Mas foi em Adrianópolis, bairro de classe média da Zona Centro-Sul, que a situação mais se aproximou da tragédia. O segundo andar de uma casa pegou fogo. Antes que as viaturas do Corpo de Bombeiros Militar do Amazonas (CBMAM) chegassem, quem estava no local tentou conter o incêndio da única forma que tinha: com baldes de água. Imagens feitas por celulares mostram a cena quase medieval — homens e mulheres em fila, passando recipientes, enquanto o fogo crescia por cima deles.

Não houve feridos. Pelo menos é o que se sabe até agora.

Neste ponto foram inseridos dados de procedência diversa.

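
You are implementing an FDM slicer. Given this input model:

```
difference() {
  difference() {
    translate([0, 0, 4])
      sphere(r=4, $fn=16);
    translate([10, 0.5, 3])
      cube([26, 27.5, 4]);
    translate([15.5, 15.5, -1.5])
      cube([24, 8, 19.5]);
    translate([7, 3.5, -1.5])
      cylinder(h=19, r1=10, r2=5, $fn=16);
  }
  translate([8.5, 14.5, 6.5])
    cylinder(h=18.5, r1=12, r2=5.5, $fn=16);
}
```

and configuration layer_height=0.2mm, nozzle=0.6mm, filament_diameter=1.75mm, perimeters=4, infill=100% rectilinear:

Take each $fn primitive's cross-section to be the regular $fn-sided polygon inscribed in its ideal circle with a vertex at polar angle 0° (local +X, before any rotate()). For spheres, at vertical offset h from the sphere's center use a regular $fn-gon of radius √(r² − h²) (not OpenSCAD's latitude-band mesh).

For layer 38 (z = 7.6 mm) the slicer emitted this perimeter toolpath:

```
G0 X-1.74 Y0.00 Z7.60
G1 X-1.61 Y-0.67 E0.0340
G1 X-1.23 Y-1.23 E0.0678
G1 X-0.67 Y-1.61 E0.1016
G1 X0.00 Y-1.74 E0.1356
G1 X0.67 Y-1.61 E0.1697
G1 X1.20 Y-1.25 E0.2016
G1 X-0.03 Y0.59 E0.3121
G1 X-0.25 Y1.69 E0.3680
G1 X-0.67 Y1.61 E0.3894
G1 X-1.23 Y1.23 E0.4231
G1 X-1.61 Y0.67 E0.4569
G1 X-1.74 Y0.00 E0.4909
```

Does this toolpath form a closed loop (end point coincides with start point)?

yes

Start point (G0): (-1.74, 0.00). End point (last G1): the path returns to the start — closed.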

O CBMAM confirmou que enviou equipes para os três locais. Mas, até a publicação desta reportagem, não havia divulgado balanço oficial, nem hipóteses sobre as causas, nem mesmo se os três focos poderiam estar relacionados — por ação criminosa, faísca acidental ou condições climáticas.

Manaus vive período de estiagem. A umidade do ar despenca entre julho e novembro, e a capital amazonense registra todo ano dezenas de incêndios em áreas urbanas, muitos deles em terrenos abandonados que viram depósito de lixo e entulho. O cenário é conhecido. O risco, também. O que falta, segundo moradores, é prevenção.

“Se não fosse a gente tirando as coisas, o fogo tinha entrado na loja”, disse um comerciante da Colônia Terra Nova, que preferiu não se identificar. Ele estava entre os que retiraram mercadorias enquanto esperavam ajuda.

Nenhum dos três bairros é vizinho do outro. Os incêndios não parecem ter se propagado entre si. E, ainda assim, por algumas horas na noite de quarta-feira, Manaus parecia pegar fogo de todos os lados ao mesmo tempo — e sozinha.